Fonds Propres : Définition et Calcul Simplifié
Sommaire
Le terme « fonds propres » revient souvent en comptabilité, mais il reste flou pour beaucoup. Vous voulez savoir ce que c’est vraiment ?
Ce guide vous donne une définition claire, la composition exacte et le calcul simplifié.
De quoi sont composés les fonds propres ?
Les fonds propres sont les ressources financières qui appartiennent à l’entreprise. Ils ne viennent pas d’un emprunt. On les trouve tout en haut du passif du bilan comptable.
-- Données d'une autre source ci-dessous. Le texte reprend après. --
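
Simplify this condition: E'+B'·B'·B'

E'+B'

E'+B'·B'·B'
= E'+B'·B'   [idempotence]
= E'+B'   [idempotence]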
Ils se divisent en deux grandes catégories : les capitaux propres et, plus rarement, les « autres fonds propres ». C’est cette distinction qui est importante à comprendre.
Les capitaux propres : le cœur des ressources de l’entreprise
C’est la partie la plus importante des fonds propres. Elle regroupe toutes les sommes qui appartiennent directement aux associés ou qui ont été générées par l’activité de l’entreprise et conservées.
Voici ce qu’on trouve dedans :
- Le capital social : les apports de départ des associés ou actionnaires.
- Les primes liées au capital : comme les primes d’émission, payées par les nouveaux entrants.
- Les réserves : les bénéfices des années précédentes qui n’ont pas été distribués en dividendes.
- Le report à nouveau : les bénéfices ou pertes en attente d’affectation.
- Le résultat de l’exercice : le bénéfice ou la perte de l’année en cours.
- Les subventions d’investissement : des aides financières reçues pour acheter du matériel.
- Les provisions réglementées : des sommes mises de côté pour des raisons fiscales.
Les « autres fonds propres » : les compléments
Cette catégorie est plus technique et moins fréquente. Elle complète les capitaux propres pour former l’ensemble des fonds propres.
On y trouve principalement :
- Les émissions de titres participatifs.
- Les avances conditionnées (des prêts qui peuvent se transformer en capital).
- Les droits du concédant (pour les entreprises qui ont une concession de service public).
Le détail des principaux postes des capitaux propres
Pour bien comprendre la comptabilité et la santé financière d’une entreprise, il faut connaître le rôle de chaque élément. Chaque compte a une origine et une utilité précise.
Le capital social
Le capital social représente la mise de départ des créateurs de l’entreprise. Ce sont les sommes d’argent (apports en numéraire) ou les biens (apports en nature) que les associés ou actionnaires ont versés pour lancer l’activité. C’est la première source de financement et une garantie pour les créanciers.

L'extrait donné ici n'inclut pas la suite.